Case ID: nw2d_184/html/0675-01.html
Source: Caselaw Access Project
Author: {"author": "LeGRAND, Justice.", "license": "Public Domain", "url": "https://static.case.law/"}
Date Created: 2024-08-24T03:29:51.129683

Larry CURRINGTON, by Dorothy Sanford, his mother and next friend, Appellant, v. BLACK HAWK COUNTY, Iowa, Appellee.
    No. 54297.
    Supreme Court of Iowa.
    March 11, 1971.
    Fulton, Frerichs, Nutting & Kennedy, Waterloo, for appellant.
    Swisher & Cohrt, Waterloo, for appellee.
   LeGRAND, Justice.

Plaintiff, six years of age, sued for personal injuries sustained while he was playing on property to which Black Hawk County held a tax sale certificate but for which a treasurer’s tax deed had not yet issued. Defendant county filed a motion to dismiss the petition, relying upon the doctrine a tax sale purchase acquires no title in or right to the property until a deed is executed, delivered, and recorded pursuant to section 448.1 and 448.3, The Code. Defendant’s motion was sustained and plaintiff appeals.

Plaintiff’s cause of action is based upon the doctrine of attractive nuisance. The sole issue before us involves the duty of the county as the holder of a tax sale certificate to maintain the property in a reasonably safe- condition.

The property is located in Waterloo, Iowa, and for some time had been owned by Walter Hackman. On December 6, 1965, Black Hawk County purchased it for unpaid taxes under the provisions of sections 446.18 and 446.19, The Code. Thereafter the county served a 90 day notice of expiration of redemption upon Walter Hackman as provided in section 447.9, and filed an affidavit with the treasurer of Black Hawk County as required in section 447.12. By the terms of section 448.1 of the Code the county became eligible to obtain a deed to the property ninety days after the completed service of notice. However, no deed was issued until more than three months after that time. Between the date a deed could have been obtained and the date it was obtained, this accident occurred. We are asked to hold the county is responsible for the condition of the property after the date it was entitled to a deed.

Our law is well settled that the purchaser at a tax sale, including the county when the sale is under the scavenger statute, obtains no title or right of possession to the property before the deed issues. • 'We have -held this since the early decision of Williams v. Heath, 22 Iowa 519, and as recently as Moffitt v. Future Assurance Associates, Inc., 1966, 258 Iowa 1160, 1169, 140 N.W.2d 108, 113. In the Moffitt case we repeated our earlier pronouncements that, prior to obtaining a deed, the tax purchaser’s right is merely inchoate; that the certificate is a chattel only; and that until a deed is obtained the purchaser acquires no interest in the property. Other decisions to the same general effect include Witmer v. Gibbs, 234 Iowa 725, 730, 13 N.W.2d 802, 804; Bennett v. Greenwalt, 226 Iowa 1113, 1124, 286 N.W. 722, 727; Teget v. Lambach, 226 Iowa 1346, 1353, 286 N.W. 522, 526. See also 51 Am.Jur., Taxation, section 1070, page 930, and 85 C.J.S. Taxation § 902, page 315, for statements of the general rule that the holder of a tax sale certificate has no right to possession.
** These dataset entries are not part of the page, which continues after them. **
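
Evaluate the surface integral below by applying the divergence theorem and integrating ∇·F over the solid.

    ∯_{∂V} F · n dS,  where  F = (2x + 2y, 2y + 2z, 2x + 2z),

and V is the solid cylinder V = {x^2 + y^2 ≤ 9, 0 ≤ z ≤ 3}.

By the divergence theorem,

    ∯_{∂V} F · n dS = ∭_V (∇ · F) dV.

Compute the divergence:
    ∇ · F = ∂F_x/∂x + ∂F_y/∂y + ∂F_z/∂z = 2 + 2 + 2 = 6.

In cylindrical coordinates, x = r cos(θ), y = r sin(θ), z = z, dV = r dr dθ dz, with 0 ≤ r ≤ 3, 0 ≤ θ ≤ 2π, 0 ≤ z ≤ 3.

The integrand, after substitution and multiplying by the volume element, becomes (6) · r, so

    ∭_V (∇·F) dV = ∫_0^{2π} ∫_0^{3} ∫_0^{3} (6) · r dz dr dθ.

Inner (z from 0 to 3): 18r.
Middle (r from 0 to 3): 81.
Outer (θ from 0 to 2π): 162π.

Therefore ∯_{∂V} F · n dS = 162π.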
Our prior decisions on the effect of a tax deed clearly require us to affirm the trial court. Since defendant had only an inchoate interest in the property, neither holding title nor having the right to possession at the time plaintiff was injured, we should not require it to maintain the property in a safe condition or hold it responsible for injuries occurring thereon.

We hold the trial court properly sustained defendant’s motion to dismiss and the ruling is affirmed.

Affirmed.

All Justices concur, except BECKER, J., who dissents.